Meissa Vaccines’ intranasal live attenuated chimeric virus-based vaccine for SARS-CoV-2 (and its variants) recently was cleared for Phase I trials, which will start at the end of March. Unlike other live attenuated virus vaccines, it employs codon deoptimization to evoke a stronger-than-usual immune response.
If approved, it holds the potential of providing several years of immunity for COVID-19, thus greatly easing the administration and manufacturing burden for what seems likely to be an endemic disease.
The vaccine, known as MV-014-212, is based on the company’s respiratory syncytial virus (RSV) vaccine, which has Fast Track designation. That vaccine currently is in Phase II trials, where it appears well-tolerated in adults and in children as young as 15 months.
“Live attenuated virus-based vaccines have, historically, provided longer-lasting immunity (than other vaccine delivery methods,” Marty Moore, Meissa's cofounder, CEO and codeveloper of the technology, told BioSpace.

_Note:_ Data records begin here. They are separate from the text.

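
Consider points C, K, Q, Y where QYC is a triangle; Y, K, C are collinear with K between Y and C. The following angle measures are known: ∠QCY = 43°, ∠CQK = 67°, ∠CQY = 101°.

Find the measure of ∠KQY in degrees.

∠KQY = 34°

1. ∠CYQ = 36°  [△QYC]
2. ∠KCQ = 43°  [K on ray CY]
3. ∠CKQ = 70°  [△QKC]
4. ∠KYQ = 36°  [K on ray YC]
5. ∠QKY = 110°  [linear pair at K on YC]
6. ∠KQY = 34°  [△QYK]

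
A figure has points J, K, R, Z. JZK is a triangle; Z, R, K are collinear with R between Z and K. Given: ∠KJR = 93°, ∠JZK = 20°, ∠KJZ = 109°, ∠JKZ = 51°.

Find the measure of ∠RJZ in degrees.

∠RJZ = 16°

1. ∠JZR = 20°  [R on ray ZK]
2. ∠JKR = 51°  [R on ray KZ]
3. ∠JRK = 36°  [△JRK]
4. ∠JRZ = 144°  [linear pair at R on ZK]
5. ∠RJZ = 16°  [△JZR]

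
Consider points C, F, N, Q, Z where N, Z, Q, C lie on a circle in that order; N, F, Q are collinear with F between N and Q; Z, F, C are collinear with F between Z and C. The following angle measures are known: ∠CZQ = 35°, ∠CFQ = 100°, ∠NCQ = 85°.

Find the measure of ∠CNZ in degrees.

∠CNZ = 55°

1. ∠CNQ = 35°  [same arc QC]
2. ∠CFN = 80°  [linear pair at F on NQ]
3. ∠CQN = 60°  [△NQC]
4. ∠NCZ = 65°  [△NFC]
5. ∠CZN = 60°  [same arc NC]
6. ∠CNZ = 55°  [△NZC]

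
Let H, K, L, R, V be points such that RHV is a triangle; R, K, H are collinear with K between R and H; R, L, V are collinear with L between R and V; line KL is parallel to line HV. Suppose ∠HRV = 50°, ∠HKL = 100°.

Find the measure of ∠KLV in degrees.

1. ∠KRL = 50°  [K on RH, L on RV]
2. ∠LKR = 80°  [linear pair at K on RH]
3. ∠KLR = 50°  [△RKL]
4. ∠KLV = 130°  [linear pair at L on RV]

∠KLV = 130°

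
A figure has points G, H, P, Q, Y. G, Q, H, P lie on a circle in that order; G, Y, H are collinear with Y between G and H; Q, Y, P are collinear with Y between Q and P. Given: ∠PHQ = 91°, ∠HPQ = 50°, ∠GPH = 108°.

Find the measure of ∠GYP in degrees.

∠GYP = 83°

1. ∠HQP = 39°  [△QHP]
2. ∠HGQ = 50°  [same arc QH]
3. ∠GQH = 72°  [cyclic GQHP, opposite ∠Q+∠P]
4. ∠HGP = 39°  [same arc HP]
5. ∠GHQ = 58°  [△GQH]
6. ∠GPQ = 58°  [same arc GQ]
7. ∠GYP = 83°  [△GYP]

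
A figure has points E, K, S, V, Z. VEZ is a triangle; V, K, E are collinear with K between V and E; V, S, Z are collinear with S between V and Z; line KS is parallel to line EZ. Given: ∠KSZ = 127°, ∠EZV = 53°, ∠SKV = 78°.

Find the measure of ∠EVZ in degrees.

∠EVZ = 49°

1. ∠KSV = 53°  [linear pair at S on VZ]
2. ∠KVS = 49°  [△VKS]
3. ∠EVZ = 49°  [K on VE, S on VZ]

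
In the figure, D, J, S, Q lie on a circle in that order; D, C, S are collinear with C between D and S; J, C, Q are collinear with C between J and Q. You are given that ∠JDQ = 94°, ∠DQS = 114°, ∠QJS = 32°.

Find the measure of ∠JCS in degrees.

1. ∠JSQ = 86°  [cyclic DJSQ, opposite ∠D+∠S]
2. ∠DJS = 66°  [cyclic DJSQ, opposite ∠J+∠Q]
3. ∠JQS = 62°  [△JSQ]
4. ∠JDS = 62°  [same arc JS]
5. ∠DSJ = 52°  [△DJS]
6. ∠JCS = 96°  [△JCS]

∠JCS = 96°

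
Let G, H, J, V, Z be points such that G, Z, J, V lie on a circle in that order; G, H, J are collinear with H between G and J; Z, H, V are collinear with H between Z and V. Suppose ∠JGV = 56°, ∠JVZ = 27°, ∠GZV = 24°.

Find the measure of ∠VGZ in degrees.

∠VGZ = 83°

1. ∠JZV = 56°  [same arc JV]
2. ∠VJZ = 97°  [△ZJV]
3. ∠VGZ = 83°  [cyclic GZJV, opposite ∠G+∠J]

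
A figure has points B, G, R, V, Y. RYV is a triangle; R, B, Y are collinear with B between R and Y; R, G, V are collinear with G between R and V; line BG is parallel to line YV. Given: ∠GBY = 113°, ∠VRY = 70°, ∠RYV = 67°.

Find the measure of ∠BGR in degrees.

∠BGR = 43°

1. ∠GBR = 67°  [linear pair at B on RY]
2. ∠BRG = 70°  [B on RY, G on RV]
3. ∠BGR = 43°  [△RBG]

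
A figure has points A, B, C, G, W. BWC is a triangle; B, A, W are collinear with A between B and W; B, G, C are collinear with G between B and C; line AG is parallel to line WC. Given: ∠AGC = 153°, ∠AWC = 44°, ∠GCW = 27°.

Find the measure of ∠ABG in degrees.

1. ∠BWC = 44°  [A on ray WB]
2. ∠BCW = 27°  [G on ray CB]
3. ∠CBW = 109°  [△BWC]
4. ∠ABG = 109°  [A on BW, G on BC]

∠ABG = 109°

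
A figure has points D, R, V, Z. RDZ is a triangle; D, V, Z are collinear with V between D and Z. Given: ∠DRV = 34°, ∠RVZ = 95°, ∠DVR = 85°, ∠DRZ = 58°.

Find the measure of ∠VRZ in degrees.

∠VRZ = 24°

1. ∠RDV = 61°  [△RDV]
2. ∠RDZ = 61°  [V on ray DZ]
3. ∠DZR = 61°  [△RDZ]
4. ∠RZV = 61°  [V on ray ZD]
5. ∠VRZ = 24°  [△RVZ]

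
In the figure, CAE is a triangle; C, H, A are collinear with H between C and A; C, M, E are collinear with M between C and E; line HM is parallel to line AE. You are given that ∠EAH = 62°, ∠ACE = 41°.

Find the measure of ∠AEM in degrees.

1. ∠CAE = 62°  [H on ray AC]
2. ∠AEC = 77°  [△CAE]
3. ∠AEM = 77°  [M on ray EC]

∠AEM = 77°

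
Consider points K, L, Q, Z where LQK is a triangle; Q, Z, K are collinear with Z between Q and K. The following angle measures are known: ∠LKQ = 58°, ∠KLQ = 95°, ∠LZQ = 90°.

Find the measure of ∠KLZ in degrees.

∠KLZ = 32°

1. ∠LKZ = 58°  [Z on ray KQ]
2. ∠KZL = 90°  [linear pair at Z on QK]
3. ∠KLZ = 32°  [△LZK]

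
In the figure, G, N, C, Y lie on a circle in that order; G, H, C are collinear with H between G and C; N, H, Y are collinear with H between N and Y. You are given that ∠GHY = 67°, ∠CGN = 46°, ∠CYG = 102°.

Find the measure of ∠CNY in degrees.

∠CNY = 57°

1. ∠CHN = 67°  [vertical angles at H]
2. ∠CNG = 78°  [cyclic GNCY, opposite ∠N+∠Y]
3. ∠GCN = 56°  [△GNC]
4. ∠CNY = 57°  [△NHC]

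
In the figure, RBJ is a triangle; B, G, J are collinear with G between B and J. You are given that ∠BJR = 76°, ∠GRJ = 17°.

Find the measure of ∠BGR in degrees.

1. ∠GJR = 76°  [G on ray JB]
2. ∠JGR = 87°  [△RGJ]
3. ∠BGR = 93°  [linear pair at G on BJ]

∠BGR = 93°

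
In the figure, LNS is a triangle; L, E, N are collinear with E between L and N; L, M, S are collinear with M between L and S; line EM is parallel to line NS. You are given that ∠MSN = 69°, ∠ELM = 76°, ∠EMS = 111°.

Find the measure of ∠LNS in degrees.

∠LNS = 35°

1. ∠LSN = 69°  [M on ray SL]
2. ∠NLS = 76°  [E on LN, M on LS]
3. ∠LNS = 35°  [△LNS]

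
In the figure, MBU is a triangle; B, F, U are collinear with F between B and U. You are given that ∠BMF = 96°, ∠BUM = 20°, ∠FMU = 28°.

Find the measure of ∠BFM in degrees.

∠BFM = 48°

1. ∠FUM = 20°  [F on ray UB]
2. ∠MFU = 132°  [△MFU]
3. ∠BFM = 48°  [linear pair at F on BU]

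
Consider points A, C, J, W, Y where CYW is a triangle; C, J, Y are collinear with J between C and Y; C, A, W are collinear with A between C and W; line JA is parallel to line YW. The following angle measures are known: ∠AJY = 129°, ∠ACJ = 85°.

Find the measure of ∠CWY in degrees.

1. ∠AJC = 51°  [linear pair at J on CY]
2. ∠CAJ = 44°  [△CJA]
3. ∠CWY = 44°  [JA∥YW, corresponding at A]

∠CWY = 44°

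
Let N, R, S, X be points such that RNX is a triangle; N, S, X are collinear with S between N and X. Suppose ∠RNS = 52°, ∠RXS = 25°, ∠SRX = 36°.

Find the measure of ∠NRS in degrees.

∠NRS = 67°

1. ∠RSX = 119°  [△RSX]
2. ∠NSR = 61°  [linear pair at S on NX]
3. ∠NRS = 67°  [△RNS]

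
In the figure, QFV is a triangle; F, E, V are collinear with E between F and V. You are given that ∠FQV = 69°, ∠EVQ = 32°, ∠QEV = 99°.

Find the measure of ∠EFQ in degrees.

∠EFQ = 79°

1. ∠FVQ = 32°  [E on ray VF]
2. ∠QFV = 79°  [△QFV]
3. ∠EFQ = 79°  [E on ray FV]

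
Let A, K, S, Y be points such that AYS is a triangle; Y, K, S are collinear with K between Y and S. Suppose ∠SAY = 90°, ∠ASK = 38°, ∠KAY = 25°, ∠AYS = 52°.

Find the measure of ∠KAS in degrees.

∠KAS = 65°

1. ∠AYK = 52°  [K on ray YS]
2. ∠AKY = 103°  [△AYK]
3. ∠AKS = 77°  [linear pair at K on YS]
4. ∠KAS = 65°  [△AKS]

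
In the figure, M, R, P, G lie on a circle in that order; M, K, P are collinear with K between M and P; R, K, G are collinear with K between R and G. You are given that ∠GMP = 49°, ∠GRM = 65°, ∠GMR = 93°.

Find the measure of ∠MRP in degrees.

∠MRP = 114°

1. ∠GPM = 65°  [same arc MG]
2. ∠MGP = 66°  [△MPG]
3. ∠MRP = 114°  [cyclic MRPG, opposite ∠R+∠G]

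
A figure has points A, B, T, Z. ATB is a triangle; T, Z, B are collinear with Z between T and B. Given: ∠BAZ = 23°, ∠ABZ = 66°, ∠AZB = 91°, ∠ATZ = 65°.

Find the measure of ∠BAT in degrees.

1. ∠ABT = 66°  [Z on ray BT]
2. ∠ATB = 65°  [Z on ray TB]
3. ∠BAT = 49°  [△ATB]

∠BAT = 49°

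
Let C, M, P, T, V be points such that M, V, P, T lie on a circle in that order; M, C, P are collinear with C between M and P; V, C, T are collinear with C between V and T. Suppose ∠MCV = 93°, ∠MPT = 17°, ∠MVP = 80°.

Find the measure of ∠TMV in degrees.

∠TMV = 133°

1. ∠PCT = 93°  [vertical angles at C]
2. ∠MVT = 17°  [same arc MT]
3. ∠MTP = 100°  [cyclic MVPT, opposite ∠V+∠T]
4. ∠MCT = 87°  [linear pair at C on MP]
5. ∠PMT = 63°  [△MPT]
6. ∠MTV = 30°  [△MCT]
7. ∠TMV = 133°  [△MVT]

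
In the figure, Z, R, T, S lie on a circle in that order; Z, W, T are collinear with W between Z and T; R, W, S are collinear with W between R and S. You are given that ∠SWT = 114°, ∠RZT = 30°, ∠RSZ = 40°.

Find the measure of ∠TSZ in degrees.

∠TSZ = 70°

1. ∠SWZ = 66°  [linear pair at W on ZT]
2. ∠RST = 30°  [same arc RT]
3. ∠SZT = 74°  [△ZWS]
4. ∠STZ = 36°  [△TWS]
5. ∠TSZ = 70°  [△ZTS]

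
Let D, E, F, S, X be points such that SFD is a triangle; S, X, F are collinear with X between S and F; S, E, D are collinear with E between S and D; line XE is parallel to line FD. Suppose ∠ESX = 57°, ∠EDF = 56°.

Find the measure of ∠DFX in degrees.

∠DFX = 67°

1. ∠DSF = 57°  [X on SF, E on SD]
2. ∠FDS = 56°  [E on ray DS]
3. ∠DFS = 67°  [△SFD]
4. ∠DFX = 67°  [X on ray FS]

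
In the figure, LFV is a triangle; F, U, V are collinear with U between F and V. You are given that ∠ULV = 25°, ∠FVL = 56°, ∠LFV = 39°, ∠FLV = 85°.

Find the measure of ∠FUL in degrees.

1. ∠LVU = 56°  [U on ray VF]
2. ∠LUV = 99°  [△LUV]
3. ∠FUL = 81°  [linear pair at U on FV]

∠FUL = 81°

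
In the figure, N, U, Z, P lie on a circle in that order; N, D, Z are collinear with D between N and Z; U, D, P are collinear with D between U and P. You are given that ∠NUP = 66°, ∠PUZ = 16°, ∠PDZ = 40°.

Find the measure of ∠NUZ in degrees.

1. ∠NZP = 66°  [same arc NP]
2. ∠PNZ = 16°  [same arc ZP]
3. ∠NPZ = 98°  [△NZP]
4. ∠NUZ = 82°  [cyclic NUZP, opposite ∠U+∠P]

∠NUZ = 82°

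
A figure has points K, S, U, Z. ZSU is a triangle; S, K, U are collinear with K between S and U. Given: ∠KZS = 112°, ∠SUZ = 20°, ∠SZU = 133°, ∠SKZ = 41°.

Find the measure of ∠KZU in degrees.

1. ∠KUZ = 20°  [K on ray US]
2. ∠UKZ = 139°  [linear pair at K on SU]
3. ∠KZU = 21°  [△ZKU]

∠KZU = 21°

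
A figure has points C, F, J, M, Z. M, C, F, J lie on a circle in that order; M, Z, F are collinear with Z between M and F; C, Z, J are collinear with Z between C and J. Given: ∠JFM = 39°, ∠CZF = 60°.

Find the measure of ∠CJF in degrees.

∠CJF = 21°

1. ∠JCM = 39°  [same arc MJ]
2. ∠CZM = 120°  [linear pair at Z on MF]
3. ∠CMF = 21°  [△MZC]
4. ∠CJF = 21°  [same arc CF]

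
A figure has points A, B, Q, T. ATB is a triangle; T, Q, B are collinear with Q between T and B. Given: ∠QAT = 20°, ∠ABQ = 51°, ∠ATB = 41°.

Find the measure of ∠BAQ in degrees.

∠BAQ = 68°

1. ∠ATQ = 41°  [Q on ray TB]
2. ∠AQT = 119°  [△ATQ]
3. ∠AQB = 61°  [linear pair at Q on TB]
4. ∠BAQ = 68°  [△AQB]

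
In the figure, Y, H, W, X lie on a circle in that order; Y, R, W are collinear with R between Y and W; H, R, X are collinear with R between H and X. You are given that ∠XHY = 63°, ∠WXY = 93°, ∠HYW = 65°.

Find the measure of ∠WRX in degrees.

∠WRX = 52°

1. ∠XWY = 63°  [same arc YX]
2. ∠HXW = 65°  [same arc HW]
3. ∠WRX = 52°  [△WRX]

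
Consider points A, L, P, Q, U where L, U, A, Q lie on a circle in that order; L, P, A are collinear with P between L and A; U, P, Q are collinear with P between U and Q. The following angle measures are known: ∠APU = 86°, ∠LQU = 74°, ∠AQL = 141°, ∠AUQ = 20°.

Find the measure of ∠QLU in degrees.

1. ∠LPQ = 86°  [vertical angles at P]
2. ∠ALQ = 20°  [△LPQ]
3. ∠LAQ = 19°  [△LAQ]
4. ∠LUQ = 19°  [same arc LQ]
5. ∠QLU = 87°  [△LUQ]

∠QLU = 87°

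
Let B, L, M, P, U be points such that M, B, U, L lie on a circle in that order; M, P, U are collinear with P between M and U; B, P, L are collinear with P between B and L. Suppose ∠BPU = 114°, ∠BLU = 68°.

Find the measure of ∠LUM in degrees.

∠LUM = 46°

1. ∠LPM = 114°  [vertical angles at P]
2. ∠LPU = 66°  [linear pair at P on MU]
3. ∠LUM = 46°  [△UPL]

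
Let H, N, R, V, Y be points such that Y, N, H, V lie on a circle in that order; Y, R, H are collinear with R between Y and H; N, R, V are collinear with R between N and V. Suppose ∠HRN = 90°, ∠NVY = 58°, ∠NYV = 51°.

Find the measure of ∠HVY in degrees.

∠HVY = 77°

1. ∠VRY = 90°  [vertical angles at R]
2. ∠VNY = 71°  [△YNV]
3. ∠HYV = 32°  [△YRV]
4. ∠VHY = 71°  [same arc YV]
5. ∠HVY = 77°  [△YHV]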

Their ability to be administered in a single dose is a particular benefit during the COVID-19 pandemic, he said, and makes them especially attractive for difficult-to-vaccinate populations and in regions where ultra-cold freezers are uncommon.
“The challenge for a live attenuated vaccine is to ensure it is properly attenuated and therefore cannot cause disease by infection,” Moore said. In this case, “We removed the RSV surface proteins and replaced them with the SARS-CoV-2 Spike (S) protein,” increasing antigen expression and either decreasing or eliminating expression of the immune suppressors.